As the surgeon gained RALPN experience, the procedure was able to be used in more complex cases, such as patients with larger tumors and worse kidney function. However, the complication rate did not change throughout the study period. In the introductory period, male sex and a high RENAL N-component score were associated with longer WIT. In the intermediate period, a large tumor and high N-component and total RENAL scores were associated with longer WIT, but in the late period, only a high RENAL L-component score was associated.
Over the past decade, robotics rapidly spread across all surgical fields, with tremendous innovation in urological surgeries . Presently, robot techniques are routinely applied safely and effectively to urological operations. The success of RALPN may be primarily influenced by a surgeon’s experience and confidence. In this study, the indication for RALPN for RCC was influenced by tumor size during the early period . However, as the surgeon’s experience with RALPN increased, the indication for RALPN expanded, eventually becoming the standard procedure for T1a and T1b RCC at our institution. Other studies have also reported similar data [19, 20]. In our early period, tumors < 4 cm in diameter were suitable for the robotic platform, but tumors > 4 cm in size were also treated with RALPN in the later periods. In period 3, 47% of tumors were stage cT1b (18/38; Table 1), and RALPN was performed by our institute’s most experienced surgeon. Furthermore, during the late period, patients with less kidney function, such as RCC in the solitary kidney, were also candidates for RALPN.
Objectively evaluating the difficulty of a partial nephrectomy has been attempted ever since the introduction of the laparoscopic partial nephrectomy. The RENAL score is a well-validated method for this purpose and is used to evaluate RALPN patients. However, these scores are primarily validated from laparoscopic partial nephrectomies and may be inadequate for assessing robotic procedure difficulties [10, 21]. Nevertheless, each RENAL score component focused on representative points regarding the kidney tumor dissection. The N-component indicates the nearness of the tumor to the collecting system or sinus. For a less experienced surgeon, an open collecting system and a large vessel injury would be troublesome , potentially resulting in longer WIT during the early experience period. The L-component indicates the tumor location relative to the polar lines.
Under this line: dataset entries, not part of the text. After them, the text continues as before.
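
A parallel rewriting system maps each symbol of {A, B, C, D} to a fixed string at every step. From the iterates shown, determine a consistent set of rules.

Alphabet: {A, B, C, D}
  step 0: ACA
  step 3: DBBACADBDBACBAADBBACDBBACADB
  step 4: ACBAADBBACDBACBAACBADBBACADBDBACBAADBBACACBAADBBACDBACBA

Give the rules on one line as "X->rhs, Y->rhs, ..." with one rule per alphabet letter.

  step 3 ⇒ step 4: DBBACADBDBACBAADBBACDBBACADB ⇒ ACB·A·A·DB·BAC·DB·ACB·A·ACB·A·DB·BAC·A·DB·DB·ACB·A·A·DB·BAC·ACB·A·A·DB·BAC·DB·ACB·A
    A ↦ DB
    B ↦ A
    C ↦ BAC
    D ↦ ACB

A->DB, B->A, C->BAC, D->ACB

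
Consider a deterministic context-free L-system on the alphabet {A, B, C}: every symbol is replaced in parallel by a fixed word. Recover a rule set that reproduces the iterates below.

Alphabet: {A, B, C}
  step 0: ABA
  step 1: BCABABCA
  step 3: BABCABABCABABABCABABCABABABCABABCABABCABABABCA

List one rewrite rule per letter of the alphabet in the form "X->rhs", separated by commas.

  step 0 ⇒ step 1: ABA ⇒ BCA·BA·BCA
    A ↦ BCA
    B ↦ BA
    C ↦ BA  (constrained at step 1)

A->BCA, B->BA, C->BA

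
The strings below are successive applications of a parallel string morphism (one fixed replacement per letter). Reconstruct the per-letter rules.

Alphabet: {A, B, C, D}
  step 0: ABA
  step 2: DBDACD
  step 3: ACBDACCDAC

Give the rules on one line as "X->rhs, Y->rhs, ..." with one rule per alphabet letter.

  step 2 ⇒ step 3: DBDACD ⇒ AC·BD·AC·C·D·AC
    A ↦ C
    B ↦ BD
    C ↦ D
    D ↦ AC

A->C, B->BD, C->D, D->AC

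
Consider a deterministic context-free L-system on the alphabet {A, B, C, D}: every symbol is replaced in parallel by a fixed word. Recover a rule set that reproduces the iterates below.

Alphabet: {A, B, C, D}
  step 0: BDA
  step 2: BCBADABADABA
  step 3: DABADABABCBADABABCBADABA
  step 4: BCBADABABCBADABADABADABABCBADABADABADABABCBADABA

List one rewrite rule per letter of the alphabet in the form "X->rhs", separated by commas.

A->BA, B->DA, C->BA, D->BC

  step 3 ⇒ step 4: DABADABABCBADABABCBADABA ⇒ BC·BA·DA·BA·BC·BA·DA·BA·DA·BA·DA·BA·BC·BA·DA·BA·DA·BA·DA·BA·BC·BA·DA·BA
    A ↦ BA
    B ↦ DA
    C ↦ BA
    D ↦ BC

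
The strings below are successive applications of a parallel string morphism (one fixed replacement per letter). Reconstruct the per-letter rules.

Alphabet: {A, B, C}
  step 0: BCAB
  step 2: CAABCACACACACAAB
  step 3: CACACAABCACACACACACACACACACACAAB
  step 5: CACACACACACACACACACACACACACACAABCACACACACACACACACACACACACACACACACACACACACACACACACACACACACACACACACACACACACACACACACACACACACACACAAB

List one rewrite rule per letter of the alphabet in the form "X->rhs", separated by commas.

A->CA, B->AB, C->CA

  step 2 ⇒ step 3: CAABCACACACACAAB ⇒ CA·CA·CA·AB·CA·CA·CA·CA·CA·CA·CA·CA·CA·CA·CA·AB
    A ↦ CA
    B ↦ AB
    C ↦ CA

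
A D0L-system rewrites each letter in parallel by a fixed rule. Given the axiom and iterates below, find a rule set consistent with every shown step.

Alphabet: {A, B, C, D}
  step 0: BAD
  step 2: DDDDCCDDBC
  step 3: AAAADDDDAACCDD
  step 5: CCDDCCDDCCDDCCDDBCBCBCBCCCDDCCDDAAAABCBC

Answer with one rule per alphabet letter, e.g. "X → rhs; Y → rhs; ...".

  step 2 ⇒ step 3: DDDDCCDDBC ⇒ A·A·A·A·DD·DD·A·A·CC·DD
    B ↦ CC
    C ↦ DD
    D ↦ A
    A ↦ BC  (constrained at step 0)

A->BC, B->CC, C->DD, D->A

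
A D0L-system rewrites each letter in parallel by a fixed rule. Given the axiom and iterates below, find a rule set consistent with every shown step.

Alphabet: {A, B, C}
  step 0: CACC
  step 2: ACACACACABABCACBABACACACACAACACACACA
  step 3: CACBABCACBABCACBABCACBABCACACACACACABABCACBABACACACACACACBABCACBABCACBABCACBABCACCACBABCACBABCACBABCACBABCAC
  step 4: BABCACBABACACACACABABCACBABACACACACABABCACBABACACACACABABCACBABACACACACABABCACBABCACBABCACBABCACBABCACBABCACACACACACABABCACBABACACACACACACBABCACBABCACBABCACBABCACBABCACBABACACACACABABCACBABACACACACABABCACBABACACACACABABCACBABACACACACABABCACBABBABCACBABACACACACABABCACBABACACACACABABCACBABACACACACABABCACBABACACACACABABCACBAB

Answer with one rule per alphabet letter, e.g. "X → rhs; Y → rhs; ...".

A->CAC, B->ACA, C->BAB

  step 3 ⇒ step 4: CACBABCACBABCACBABCACBABCACACACACACABABCACBABACACACACACACBABCACBABCACBABCACBABCACCACBABCACBABCACBABCACBABCAC ⇒ BAB·CAC·BAB·ACA·CAC·ACA·BAB·CAC·BAB·ACA·CAC·ACA·BAB·CAC·BAB·ACA·CAC·ACA·BAB·CAC·BAB·ACA·CAC·ACA·BAB·CAC·BAB·CAC·BAB·CAC·BAB·CAC·BAB·CAC·BAB·CAC·ACA·CAC·ACA·BAB·CAC·BAB·ACA·CAC·ACA·CAC·BAB·CAC·BAB·CAC·BAB·CAC·BAB·CAC·BAB·CAC·BAB·ACA·CAC·ACA·BAB·CAC·BAB·ACA·CAC·ACA·BAB·CAC·BAB·ACA·CAC·ACA·BAB·CAC·BAB·ACA·CAC·ACA·BAB·CAC·BAB·BAB·CAC·BAB·ACA·CAC·ACA·BAB·CAC·BAB·ACA·CAC·ACA·BAB·CAC·BAB·ACA·CAC·ACA·BAB·CAC·BAB·ACA·CAC·ACA·BAB·CAC·BAB
    A ↦ CAC
    B ↦ ACA
    C ↦ BAB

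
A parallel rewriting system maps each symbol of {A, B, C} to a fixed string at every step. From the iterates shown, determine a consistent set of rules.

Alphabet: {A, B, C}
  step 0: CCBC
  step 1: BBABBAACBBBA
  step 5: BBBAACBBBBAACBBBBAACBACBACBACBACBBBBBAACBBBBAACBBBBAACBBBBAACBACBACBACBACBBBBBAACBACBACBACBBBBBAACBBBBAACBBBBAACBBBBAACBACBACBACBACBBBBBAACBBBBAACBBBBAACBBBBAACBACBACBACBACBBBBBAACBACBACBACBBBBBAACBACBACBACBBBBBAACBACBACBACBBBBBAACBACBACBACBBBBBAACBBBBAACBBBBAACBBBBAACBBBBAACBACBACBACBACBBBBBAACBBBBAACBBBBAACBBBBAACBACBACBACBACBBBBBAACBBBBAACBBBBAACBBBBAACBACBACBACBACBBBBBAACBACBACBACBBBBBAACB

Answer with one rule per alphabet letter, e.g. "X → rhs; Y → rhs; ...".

  step 0 ⇒ step 1: CCBC ⇒ BBA·BBA·ACB·BBA
    B ↦ ACB
    C ↦ BBA
    A ↦ B  (constrained at step 1)

A->B, B->ACB, C->BBA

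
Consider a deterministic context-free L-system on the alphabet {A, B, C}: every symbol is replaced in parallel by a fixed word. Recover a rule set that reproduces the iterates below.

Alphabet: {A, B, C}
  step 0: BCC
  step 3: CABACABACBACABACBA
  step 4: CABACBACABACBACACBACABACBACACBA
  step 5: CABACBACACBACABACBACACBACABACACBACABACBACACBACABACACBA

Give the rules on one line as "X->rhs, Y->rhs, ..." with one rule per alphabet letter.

  step 4 ⇒ step 5: CABACBACABACBACACBACABACBACACBA ⇒ CA·BA·C·BA·CA·C·BA·CA·BA·C·BA·CA·C·BA·CA·BA·CA·C·BA·CA·BA·C·BA·CA·C·BA·CA·BA·CA·C·BA
    A ↦ BA
    B ↦ C
    C ↦ CA

A->BA, B->C, C->CA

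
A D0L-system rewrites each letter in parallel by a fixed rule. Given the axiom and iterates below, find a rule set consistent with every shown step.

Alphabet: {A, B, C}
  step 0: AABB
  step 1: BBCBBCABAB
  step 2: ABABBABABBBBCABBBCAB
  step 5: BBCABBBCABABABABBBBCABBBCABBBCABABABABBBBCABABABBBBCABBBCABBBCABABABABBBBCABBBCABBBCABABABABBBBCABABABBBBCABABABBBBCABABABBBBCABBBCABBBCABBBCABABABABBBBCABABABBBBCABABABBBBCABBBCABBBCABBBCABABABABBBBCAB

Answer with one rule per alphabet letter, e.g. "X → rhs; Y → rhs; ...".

  step 1 ⇒ step 2: BBCBBCABAB ⇒ AB·AB·B·AB·AB·B·BBC·AB·BBC·AB
    A ↦ BBC
    B ↦ AB
    C ↦ B

A->BBC, B->AB, C->B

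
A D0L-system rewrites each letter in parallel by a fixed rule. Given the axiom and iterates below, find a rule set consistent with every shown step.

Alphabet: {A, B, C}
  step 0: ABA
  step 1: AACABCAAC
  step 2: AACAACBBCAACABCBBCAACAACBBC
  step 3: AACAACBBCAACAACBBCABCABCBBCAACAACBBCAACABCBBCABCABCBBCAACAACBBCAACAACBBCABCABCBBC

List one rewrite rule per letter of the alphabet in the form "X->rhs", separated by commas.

  step 2 ⇒ step 3: AACAACBBCAACABCBBCAACAACBBC ⇒ AAC·AAC·BBC·AAC·AAC·BBC·ABC·ABC·BBC·AAC·AAC·BBC·AAC·ABC·BBC·ABC·ABC·BBC·AAC·AAC·BBC·AAC·AAC·BBC·ABC·ABC·BBC
    A ↦ AAC
    B ↦ ABC
    C ↦ BBC

A->AAC, B->ABC, C->BBC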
A high L-component score included hilar tumors in patients with a large tumor. In our late period, most cases were considered highly complex tumors because of their large diameter (median, 39.5 mm) and high total RENAL score (median, 8). In these complicated cases, a central tumor lesion affected WIT because a major parenchymal defect across a central kidney lesion is difficult to cope with. To suture between surgical margins, a deep suture is needed to avoid parenchymal fracture and postoperative hemorrhage. However, this suture potentially causes injury to major vessels and the collecting system . Thus, careful suturing is required, resulting in longer WIT .
Dissection and suturing skills evolve with increasing experience, and obtaining skills other than laparoscopic partial nephrectomy is a relatively rapid process. Zeuschner et al. reviewed RALPN outcomes and suggested that 35 cases were the minimum required number to acquire adequate RALPN skills . The complication rate did not change throughout our study, which could be explained by the fact that the cases were carefully selected to match the surgeon’s skill during each period.
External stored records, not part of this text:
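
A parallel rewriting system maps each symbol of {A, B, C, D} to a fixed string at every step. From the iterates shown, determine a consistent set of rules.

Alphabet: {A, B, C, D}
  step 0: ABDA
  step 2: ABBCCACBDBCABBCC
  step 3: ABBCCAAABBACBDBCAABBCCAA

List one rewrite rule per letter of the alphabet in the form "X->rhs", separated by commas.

A->ABB, B->C, C->A, D->BDB

  step 2 ⇒ step 3: ABBCCACBDBCABBCC ⇒ ABB·C·C·A·A·ABB·A·C·BDB·C·A·ABB·C·C·A·A
    A ↦ ABB
    B ↦ C
    C ↦ A
    D ↦ BDB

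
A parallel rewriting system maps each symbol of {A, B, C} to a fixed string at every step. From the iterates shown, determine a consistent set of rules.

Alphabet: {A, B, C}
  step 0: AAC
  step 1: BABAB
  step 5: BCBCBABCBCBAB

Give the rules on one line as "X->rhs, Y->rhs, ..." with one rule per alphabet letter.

  step 0 ⇒ step 1: AAC ⇒ BA·BA·B
    A ↦ BA
    C ↦ B
    B ↦ C  (constrained at step 1)

A->BA, B->C, C->B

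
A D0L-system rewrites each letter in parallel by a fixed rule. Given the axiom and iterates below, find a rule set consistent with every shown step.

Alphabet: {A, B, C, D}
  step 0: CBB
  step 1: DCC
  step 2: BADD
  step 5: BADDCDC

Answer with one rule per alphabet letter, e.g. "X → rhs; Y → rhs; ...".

A->B, B->C, C->D, D->BA

  step 1 ⇒ step 2: DCC ⇒ BA·D·D
    C ↦ D
    D ↦ BA
    A ↦ B  (constrained at step 2)
  step 0 ⇒ step 1: CBB ⇒ D·C·C
    B ↦ C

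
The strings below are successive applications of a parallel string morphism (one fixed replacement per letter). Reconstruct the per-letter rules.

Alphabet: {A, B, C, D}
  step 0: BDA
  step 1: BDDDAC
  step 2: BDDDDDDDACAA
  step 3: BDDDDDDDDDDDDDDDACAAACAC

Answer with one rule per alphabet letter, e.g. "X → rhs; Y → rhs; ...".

  step 2 ⇒ step 3: BDDDDDDDACAA ⇒ BD·DD·DD·DD·DD·DD·DD·DD·AC·AA·AC·AC
    A ↦ AC
    B ↦ BD
    C ↦ AA
    D ↦ DD

A->AC, B->BD, C->AA, D->DD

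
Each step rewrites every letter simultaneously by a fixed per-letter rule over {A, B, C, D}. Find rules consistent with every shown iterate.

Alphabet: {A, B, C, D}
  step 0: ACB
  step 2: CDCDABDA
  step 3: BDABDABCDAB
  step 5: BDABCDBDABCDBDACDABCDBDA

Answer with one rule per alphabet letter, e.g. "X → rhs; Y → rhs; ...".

A->B, B->CD, C->BD, D->A

  step 2 ⇒ step 3: CDCDABDA ⇒ BD·A·BD·A·B·CD·A·B
    A ↦ B
    B ↦ CD
    C ↦ BD
    D ↦ A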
A pseudoaneurysm was the main complication in this study. As RALPN use increased, fewer pseudoaneurysm cases after laparoscopic partial nephrectomy were expected . However, pseudoaneurysms remain at a low but constant rate in the robotic era . In this study, all pseudoaneurysms cases were successfully managed by arterial embolization. Based on these findings derived and our study’s complication rate, we conclude that RALPN is a safe procedure.
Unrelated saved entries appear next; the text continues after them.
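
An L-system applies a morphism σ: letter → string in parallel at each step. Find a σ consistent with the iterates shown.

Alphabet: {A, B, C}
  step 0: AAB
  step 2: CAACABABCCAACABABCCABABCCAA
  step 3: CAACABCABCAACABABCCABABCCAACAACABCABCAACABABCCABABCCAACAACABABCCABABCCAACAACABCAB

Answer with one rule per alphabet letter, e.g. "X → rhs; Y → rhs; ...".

  step 2 ⇒ step 3: CAACABABCCAACABABCCABABCCAA ⇒ CAA·CAB·CAB·CAA·CAB·ABC·CAB·ABC·CAA·CAA·CAB·CAB·CAA·CAB·ABC·CAB·ABC·CAA·CAA·CAB·ABC·CAB·ABC·CAA·CAA·CAB·CAB
    A ↦ CAB
    B ↦ ABC
    C ↦ CAA

A->CAB, B->ABC, C->CAA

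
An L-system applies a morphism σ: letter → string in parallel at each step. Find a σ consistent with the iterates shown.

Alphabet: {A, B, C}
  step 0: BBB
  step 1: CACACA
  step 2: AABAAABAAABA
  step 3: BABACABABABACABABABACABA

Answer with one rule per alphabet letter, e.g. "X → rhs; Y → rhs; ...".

A->BA, B->CA, C->AA

  step 2 ⇒ step 3: AABAAABAAABA ⇒ BA·BA·CA·BA·BA·BA·CA·BA·BA·BA·CA·BA
    A ↦ BA
    B ↦ CA
  step 1 ⇒ step 2: CACACA ⇒ AA·BA·AA·BA·AA·BA
    C ↦ AA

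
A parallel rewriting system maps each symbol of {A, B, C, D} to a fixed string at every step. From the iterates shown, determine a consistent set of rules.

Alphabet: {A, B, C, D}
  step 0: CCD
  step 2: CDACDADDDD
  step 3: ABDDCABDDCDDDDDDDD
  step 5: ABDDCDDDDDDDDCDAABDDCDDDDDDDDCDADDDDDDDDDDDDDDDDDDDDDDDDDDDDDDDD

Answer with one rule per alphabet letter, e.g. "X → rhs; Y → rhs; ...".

A->C, B->DA, C->AB, D->DD

  step 2 ⇒ step 3: CDACDADDDD ⇒ AB·DD·C·AB·DD·C·DD·DD·DD·DD
    A ↦ C
    C ↦ AB
    D ↦ DD
    B ↦ DA  (constrained at step 3)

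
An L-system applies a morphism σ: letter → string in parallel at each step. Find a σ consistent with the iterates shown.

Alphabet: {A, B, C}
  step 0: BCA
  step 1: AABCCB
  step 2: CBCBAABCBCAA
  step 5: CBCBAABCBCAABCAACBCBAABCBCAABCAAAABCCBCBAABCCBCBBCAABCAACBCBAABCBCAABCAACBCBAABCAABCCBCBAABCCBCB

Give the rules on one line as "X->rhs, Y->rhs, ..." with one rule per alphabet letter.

  step 1 ⇒ step 2: AABCCB ⇒ CB·CB·AA·BC·BC·AA
    A ↦ CB
    B ↦ AA
    C ↦ BC

A->CB, B->AA, C->BC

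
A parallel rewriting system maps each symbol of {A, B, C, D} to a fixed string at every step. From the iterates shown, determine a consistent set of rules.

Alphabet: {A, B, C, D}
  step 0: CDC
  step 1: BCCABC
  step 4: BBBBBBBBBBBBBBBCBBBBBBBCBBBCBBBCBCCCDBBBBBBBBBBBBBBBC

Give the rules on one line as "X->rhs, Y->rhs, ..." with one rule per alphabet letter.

A->CCD, B->BB, C->BC, D->CA

  step 0 ⇒ step 1: CDC ⇒ BC·CA·BC
    C ↦ BC
    D ↦ CA
    A ↦ CCD  (constrained at step 1)
    B ↦ BB  (constrained at step 1)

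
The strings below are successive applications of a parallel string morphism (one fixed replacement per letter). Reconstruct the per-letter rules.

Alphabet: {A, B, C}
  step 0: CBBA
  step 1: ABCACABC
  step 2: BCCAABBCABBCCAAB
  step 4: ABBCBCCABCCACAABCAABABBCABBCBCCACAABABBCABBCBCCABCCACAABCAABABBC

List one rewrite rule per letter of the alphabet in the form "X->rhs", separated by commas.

  step 1 ⇒ step 2: ABCACABC ⇒ BC·CA·AB·BC·AB·BC·CA·AB
    A ↦ BC
    B ↦ CA
    C ↦ AB

A->BC, B->CA, C->AB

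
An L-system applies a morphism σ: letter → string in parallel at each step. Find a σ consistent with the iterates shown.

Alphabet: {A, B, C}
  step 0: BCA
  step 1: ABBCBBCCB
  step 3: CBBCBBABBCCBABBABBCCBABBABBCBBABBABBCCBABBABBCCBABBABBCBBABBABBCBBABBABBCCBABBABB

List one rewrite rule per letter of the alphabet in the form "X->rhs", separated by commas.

  step 0 ⇒ step 1: BCA ⇒ ABB·CBB·CCB
    A ↦ CCB
    B ↦ ABB
    C ↦ CBB

A->CCB, B->ABB, C->CBB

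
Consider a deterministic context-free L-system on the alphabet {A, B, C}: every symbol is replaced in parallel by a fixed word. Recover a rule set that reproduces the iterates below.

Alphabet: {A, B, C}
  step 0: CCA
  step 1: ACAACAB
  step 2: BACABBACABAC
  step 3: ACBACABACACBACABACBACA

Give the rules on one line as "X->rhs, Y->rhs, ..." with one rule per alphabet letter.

A->B, B->AC, C->ACA

  step 2 ⇒ step 3: BACABBACABAC ⇒ AC·B·ACA·B·AC·AC·B·ACA·B·AC·B·ACA
    A ↦ B
    B ↦ AC
    C ↦ ACA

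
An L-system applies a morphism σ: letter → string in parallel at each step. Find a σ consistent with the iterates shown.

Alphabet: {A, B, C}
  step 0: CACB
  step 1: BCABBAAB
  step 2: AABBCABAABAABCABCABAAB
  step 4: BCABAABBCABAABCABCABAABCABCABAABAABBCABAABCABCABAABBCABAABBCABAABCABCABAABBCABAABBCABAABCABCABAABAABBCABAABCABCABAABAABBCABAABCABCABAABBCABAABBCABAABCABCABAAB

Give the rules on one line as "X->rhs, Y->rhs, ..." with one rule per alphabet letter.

  step 1 ⇒ step 2: BCABBAAB ⇒ AAB·B·CAB·AAB·AAB·CAB·CAB·AAB
    A ↦ CAB
    B ↦ AAB
    C ↦ B

A->CAB, B->AAB, C->B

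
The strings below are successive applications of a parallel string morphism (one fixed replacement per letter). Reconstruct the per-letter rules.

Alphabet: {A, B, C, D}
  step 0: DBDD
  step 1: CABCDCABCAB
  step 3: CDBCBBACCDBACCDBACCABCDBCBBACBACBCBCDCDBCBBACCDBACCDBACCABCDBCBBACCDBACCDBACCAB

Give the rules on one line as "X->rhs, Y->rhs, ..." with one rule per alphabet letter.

  step 0 ⇒ step 1: DBDD ⇒ CAB·CD·CAB·CAB
    B ↦ CD
    D ↦ CAB
    A ↦ BCB  (constrained at step 1)
    C ↦ BAC  (constrained at step 1)

A->BCB, B->CD, C->BAC, D->CAB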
Our study had several limitations. First, this was a retrospective review of data from patients treated at a single institution, and multi-center, prospective studies are still needed. Second, Second, WIT risk evaluation was only investigated by RENAL score-related factors and clinical factors and did not include C-index or PADUA score. Third, long-term follow-up of kidney function was lacking. Almost all of our WIT was less than 25 min, and it is uncertain if such a short WIT affects kidney function. Although this is not the first study on this topic, to our knowledge, ours is the first to assess WIT risk factors in complex patients. Furthermore, a single surgeon performed surgery on a sufficient number of patients, emphasizing the relevance of our study results.